様々な人が、犯罪を行ったという嫌疑をもたれる被疑者・被告人になりえます。自分で弁護士を雇うことができる被疑者や被告人であれば、自分で自分にあった弁護士を雇うことになります。しかし、貧困等の理由で弁護士を選任することができない被疑者・被告人も多く存在します。国選弁護は、そのような被疑者・被告人に国が費用を負担して弁護士をつける制度です。

国選の弁護士に頼られる方は、いま自分がどんな状況にあるのか全く分からない方も多くいらっしゃいます。そのため国選の弁護士に選ばれた場合、身柄が拘束されている警察署に駆け付けて接見を行うこととなります(身柄が拘束されていない場合もあります)。そして、自己紹介から始まり、その方の置かれている状況、今後行われること、今後の方針に関する相談を行います。なお、この時点で証拠はほとんど警察や検察官が握っているので、駆け付ける弁護士にはほとんど資料がありません。弁護士は資料がない中で、様々な判断を行わなければなりません。

年末年始はどうなっている?

年末年始には刑事事件の発生もお休みしてくれればいいのですが、もちろんそんなことはありません。そのため、年末年始も弁護士は国選弁護士が対応する体制を整えています。

地域によって違うと思われるのですが、千葉県弁護士会では、担当する弁護士にそれぞれ待機日が定められており、待機日に事件が発生した場合に接見依頼の一報が入ることとなっています。そのため待機日の弁護士は、町の酔っぱらいを見るとどうか喧嘩して事件を起こしませんように、物を壊したりしませんようにとついつい願っていると思います。

弁護士の社会的責任として

国選事件は、警察や検察事務官を指揮できる検察官と異なり、弁護士は証拠のコピー代すら自腹なことが多いです。そのため、多くの弁護士が手弁当で対応している実態もあります。
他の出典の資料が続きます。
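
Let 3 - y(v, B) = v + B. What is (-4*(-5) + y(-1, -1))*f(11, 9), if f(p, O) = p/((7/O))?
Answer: 2475/7 ≈ 353.57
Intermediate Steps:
f(p, O) = O*p/7 (f(p, O) = p*(O/7) = O*p/7)
y(v, B) = 3 - B - v (y(v, B) = 3 - (v + B) = 3 - (B + v) = 3 + (-B - v) = 3 - B - v)
(-4*(-5) + y(-1, -1))*f(11, 9) = (-4*(-5) + (3 - 1*(-1) - 1*(-1)))*((⅐)*9*11) = (20 + (3 + 1 + 1))*(99/7) = (20 + 5)*(99/7) = 25*(99/7) = 2475/7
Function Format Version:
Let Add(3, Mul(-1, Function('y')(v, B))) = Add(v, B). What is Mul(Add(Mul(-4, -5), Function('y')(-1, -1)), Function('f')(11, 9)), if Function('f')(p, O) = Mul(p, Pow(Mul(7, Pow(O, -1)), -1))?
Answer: Rational(2475, 7) ≈ 353.57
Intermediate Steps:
Function('f')(p, O) = Mul(Rational(1, 7), O, p) (Function('f')(p, O) = Mul(p, Mul(Rational(1, 7), O)) = Mul(Rational(1, 7), O, p))
Function('y')(v, B) = Add(3, Mul(-1, B), Mul(-1, v)) (Function('y')(v, B) = Add(3, Mul(-1, Add(v, B))) = Add(3, Mul(-1, Add(B, v))) = Add(3, Add(Mul(-1, B), Mul(-1, v))) = Add(3, Mul(-1, B), Mul(-1, v)))
Mul(Add(Mul(-4, -5), Function('y')(-1, -1)), Function('f')(11, 9)) = Mul(Add(Mul(-4, -5), Add(3, Mul(-1, -1), Mul(-1, -1))), Mul(Rational(1, 7), 9, 11)) = Mul(Add(20, Add(3, 1, 1)), Rational(99, 7)) = Mul(Add(20, 5), Rational(99, 7)) = Mul(25, Rational(99, 7)) = Rational(2475, 7)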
ただ被疑者・被告人の中には、それがどんな意味を有するかも分からないまま調書に署名をしてしまう方も多くいらっしゃいます。そのため弁護士の社会的責任として、様々な弁護士が国選弁護に登録しています。当事務所も、弁護士の社会的責任として在籍する弁護士が名簿に参加しています。
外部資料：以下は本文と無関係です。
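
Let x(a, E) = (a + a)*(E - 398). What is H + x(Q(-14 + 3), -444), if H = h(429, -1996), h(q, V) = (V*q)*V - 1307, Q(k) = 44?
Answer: 1709067461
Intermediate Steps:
x(a, E) = 2*a*(-398 + E) (x(a, E) = (2*a)*(-398 + E) = 2*a*(-398 + E))
h(q, V) = -1307 + q*V² (h(q, V) = q*V² - 1307 = -1307 + q*V²)
H = 1709141557 (H = -1307 + 429*(-1996)² = -1307 + 429*3984016 = -1307 + 1709142864 = 1709141557)
H + x(Q(-14 + 3), -444) = 1709141557 + 2*44*(-398 - 444) = 1709141557 + 2*44*(-842) = 1709141557 - 74096 = 1709067461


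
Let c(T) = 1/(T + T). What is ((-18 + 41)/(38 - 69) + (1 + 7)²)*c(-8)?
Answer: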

私の待機日には幸いなことに事件が発生しなかったようで、対応依頼はありませんでした。事件が起きない平和な1日であったということであり何よりでした。

2020年はコロナウイルスの蔓延に伴い、大変な1年となりました。コロナウイルスは依然として猛威をふるっておりますが、1日も早い終息を切に願います。

(文責 弁護士 根來 真一郎

※上記記事は、本記事作成時点における法律・裁判例等に基づくものとなります。また、本記事の作成者の私見等を多分に含むものであり、内容の正確性を必ずしも保証するものではありませんので、ご了承ください。